Martin Luther King nous dit que le leadership commence par le rêve. Le rêve est en effet l’essence de la magnanimité. Les leaders sont des rêveurs dont les rêves se traduisent en action. Le rêve du pusillanime est une chimère. Le rêve du magnanime est une réalité : il est dirigé vers l’action.

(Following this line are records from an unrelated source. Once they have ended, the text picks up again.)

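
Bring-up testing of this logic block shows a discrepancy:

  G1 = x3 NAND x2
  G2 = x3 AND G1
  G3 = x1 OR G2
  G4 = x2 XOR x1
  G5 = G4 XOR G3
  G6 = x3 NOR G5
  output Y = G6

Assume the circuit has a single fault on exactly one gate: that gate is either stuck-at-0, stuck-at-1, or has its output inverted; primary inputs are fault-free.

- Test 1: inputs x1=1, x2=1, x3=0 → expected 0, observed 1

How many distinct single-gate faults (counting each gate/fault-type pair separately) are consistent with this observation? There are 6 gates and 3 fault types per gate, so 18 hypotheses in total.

8

Fault-free: G1=1, G2=0, G3=1, G4=0, G5=1, G6=0 → 0. Observed 1.
  G1: none of the 3 fault types match ✗
  G2: none of the 3 fault types match ✗
  G3: stuck-at-0, inverted output ✓; others ✗
  G4: stuck-at-1, inverted output ✓; others ✗
  G5: stuck-at-0, inverted output ✓; others ✗
  G6: stuck-at-1, inverted output ✓; others ✗
Consistent faults: {G3 stuck-at-0, G3 inverted output, G4 stuck-at-1, G4 inverted output, G5 stuck-at-0, G5 inverted output, G6 stuck-at-1, G6 inverted output} — 8 in all.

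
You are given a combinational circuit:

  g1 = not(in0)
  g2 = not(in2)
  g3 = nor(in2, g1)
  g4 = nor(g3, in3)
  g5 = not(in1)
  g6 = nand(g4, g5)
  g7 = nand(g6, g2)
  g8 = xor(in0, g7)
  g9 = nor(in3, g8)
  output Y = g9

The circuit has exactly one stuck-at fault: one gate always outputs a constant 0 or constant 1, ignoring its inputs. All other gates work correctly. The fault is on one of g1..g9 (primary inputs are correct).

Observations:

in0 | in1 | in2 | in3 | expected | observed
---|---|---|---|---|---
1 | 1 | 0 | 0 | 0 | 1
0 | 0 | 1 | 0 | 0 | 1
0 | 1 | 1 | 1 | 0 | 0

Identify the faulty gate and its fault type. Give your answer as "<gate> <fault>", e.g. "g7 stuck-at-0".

Fault-free values for test 1 (in0=1, in1=1, in2=0, in3=0): g1=0, g2=1, g3=1, g4=0, g5=0, g6=1, g7=0, g8=1, g9=0, giving Y=0. Observed 1.
Test 1: faults giving observed 1 are {g2 stuck-at-0, g6 stuck-at-0, g7 stuck-at-1, g8 stuck-at-0, g9 stuck-at-1}.
Test 2 (in0=0, in1=0, in2=1, in3=0): fault-free g1=1, g2=0, g3=0, g4=1, g5=1, g6=0, g7=1, g8=1, g9=0 → 0; observed 1. Eliminates g2 stuck-at-0, g6 stuck-at-0, g7 stuck-at-1.
Test 3 (in0=0, in1=1, in2=1, in3=1): fault-free g1=1, g2=0, g3=0, g4=0, g5=0, g6=1, g7=1, g8=1, g9=0 → 0; observed 0. Eliminates g9 stuck-at-1.
Only g8 stuck-at-0 is consistent with every test.

g8 stuck-at-0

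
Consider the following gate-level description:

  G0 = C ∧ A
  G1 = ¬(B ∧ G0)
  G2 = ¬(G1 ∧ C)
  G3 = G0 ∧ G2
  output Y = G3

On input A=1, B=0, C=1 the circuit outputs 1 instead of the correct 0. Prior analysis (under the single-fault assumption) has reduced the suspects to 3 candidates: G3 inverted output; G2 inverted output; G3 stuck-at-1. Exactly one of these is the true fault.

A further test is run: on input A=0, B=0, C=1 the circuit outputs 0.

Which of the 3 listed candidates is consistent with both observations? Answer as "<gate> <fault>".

Evaluate each candidate on input A=0, B=0, C=1:
  G3 inverted output: G0=0, G1=1, G2=0, G3=1 [inverted output] → 1 — eliminated
  G2 inverted output: G0=0, G1=1, G2=1 [inverted output], G3=0 → 0 — matches
  G3 stuck-at-1: G0=0, G1=1, G2=0, G3=1 [stuck-at-1] → 1 — eliminated
Only G2 inverted output reproduces the observed 0.

G2 inverted output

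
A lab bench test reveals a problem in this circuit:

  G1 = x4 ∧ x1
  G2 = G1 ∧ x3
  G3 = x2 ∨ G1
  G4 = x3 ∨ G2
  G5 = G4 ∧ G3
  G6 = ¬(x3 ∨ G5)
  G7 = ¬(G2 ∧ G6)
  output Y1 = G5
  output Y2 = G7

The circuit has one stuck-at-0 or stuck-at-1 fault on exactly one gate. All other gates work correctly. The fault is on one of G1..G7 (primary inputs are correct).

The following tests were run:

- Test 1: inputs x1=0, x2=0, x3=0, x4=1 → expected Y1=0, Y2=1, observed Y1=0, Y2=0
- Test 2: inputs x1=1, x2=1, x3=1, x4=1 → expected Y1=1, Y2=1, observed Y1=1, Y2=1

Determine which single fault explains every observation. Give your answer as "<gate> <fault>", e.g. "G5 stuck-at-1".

G2 stuck-at-1

Fault-free values for test 1 (x1=0, x2=0, x3=0, x4=1): G1=0, G2=0, G3=0, G4=0, G5=0, G6=1, G7=1, giving Y1=0, Y2=1. Observed Y1=0, Y2=0.
Test 1: faults giving observed Y1=0, Y2=0 are {G2 stuck-at-1, G7 stuck-at-0}.
Test 2 (x1=1, x2=1, x3=1, x4=1): fault-free G1=1, G2=1, G3=1, G4=1, G5=1, G6=0, G7=1 → Y1=1, Y2=1; observed Y1=1, Y2=1. Eliminates G7 stuck-at-0.
Only G2 stuck-at-1 is consistent with every test.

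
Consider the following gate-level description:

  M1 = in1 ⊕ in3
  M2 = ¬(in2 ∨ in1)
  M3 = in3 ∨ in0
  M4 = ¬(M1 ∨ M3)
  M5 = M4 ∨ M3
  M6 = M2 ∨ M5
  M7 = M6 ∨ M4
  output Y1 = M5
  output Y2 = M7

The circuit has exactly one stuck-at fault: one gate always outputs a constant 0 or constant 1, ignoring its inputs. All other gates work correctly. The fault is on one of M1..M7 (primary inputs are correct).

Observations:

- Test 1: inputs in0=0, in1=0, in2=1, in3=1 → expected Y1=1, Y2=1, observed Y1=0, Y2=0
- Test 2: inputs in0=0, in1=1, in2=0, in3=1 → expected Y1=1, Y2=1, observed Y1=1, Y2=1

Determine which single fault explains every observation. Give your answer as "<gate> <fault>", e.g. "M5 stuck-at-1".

M3 stuck-at-0

Fault-free values for test 1 (in0=0, in1=0, in2=1, in3=1): M1=1, M2=0, M3=1, M4=0, M5=1, M6=1, M7=1, giving Y1=1, Y2=1. Observed Y1=0, Y2=0.
Test 1: faults giving observed Y1=0, Y2=0 are {M3 stuck-at-0, M5 stuck-at-0}.
Test 2 (in0=0, in1=1, in2=0, in3=1): fault-free M1=0, M2=0, M3=1, M4=0, M5=1, M6=1, M7=1 → Y1=1, Y2=1; observed Y1=1, Y2=1. Eliminates M5 stuck-at-0.
Only M3 stuck-at-0 is consistent with every test.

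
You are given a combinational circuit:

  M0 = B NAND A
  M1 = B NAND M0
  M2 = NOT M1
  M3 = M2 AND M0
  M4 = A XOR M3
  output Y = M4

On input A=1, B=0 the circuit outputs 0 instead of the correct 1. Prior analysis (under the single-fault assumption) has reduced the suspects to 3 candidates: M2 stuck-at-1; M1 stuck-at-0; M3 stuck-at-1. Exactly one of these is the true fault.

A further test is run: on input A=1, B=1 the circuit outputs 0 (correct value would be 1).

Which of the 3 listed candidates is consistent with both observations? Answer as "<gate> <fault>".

Evaluate each candidate on input A=1, B=1:
  M2 stuck-at-1: M0=0, M1=1, M2=1 [stuck-at-1], M3=0, M4=1 → 1 — eliminated
  M1 stuck-at-0: M0=0, M1=0 [stuck-at-0], M2=1, M3=0, M4=1 → 1 — eliminated
  M3 stuck-at-1: M0=0, M1=1, M2=0, M3=1 [stuck-at-1], M4=0 → 0 — matches
Only M3 stuck-at-1 reproduces the observed 0.

M3 stuck-at-1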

Le 3 avril 1968, la veille de son assassinat, King il prononça un discours poignant aux résonnances prémonitoires : « Je ne sais pas ce qui va arriver maintenant. Nous avons devant nous des journées difficiles. Mais peu m’importe ce qui va m’arriver, car je suis allé jusqu’au sommet de la montagne. Je ne m’inquiète plus. Comme tout le monde, je voudrais vivre longtemps. La longévité a son prix. Mais je ne m’en soucie guère. Je veux simplement que la volonté de Dieu soit faite. Et il m’a permis d’atteindre le sommet de la montagne. J’ai regardé autour de moi. Et j’ai vu la Terre promise. Il se peut que je n’y pénètre pas avec vous. Mais je veux vous faire savoir, ce soir, que notre peuple atteindra la Terre promise. Je suis heureux, ce soir. Je ne m’inquiète de rien. Je ne crains aucun homme. Mes yeux ont vu la gloire de la venue du Seigneur. »

Martin Luther King fut un rêveur et un acteur, un homme de grandeur et de service. Il infusa dans le cœur de chaque noir américain un sens élevé de sa dignité propre. Et c’est bien en cela que constitue le leadership.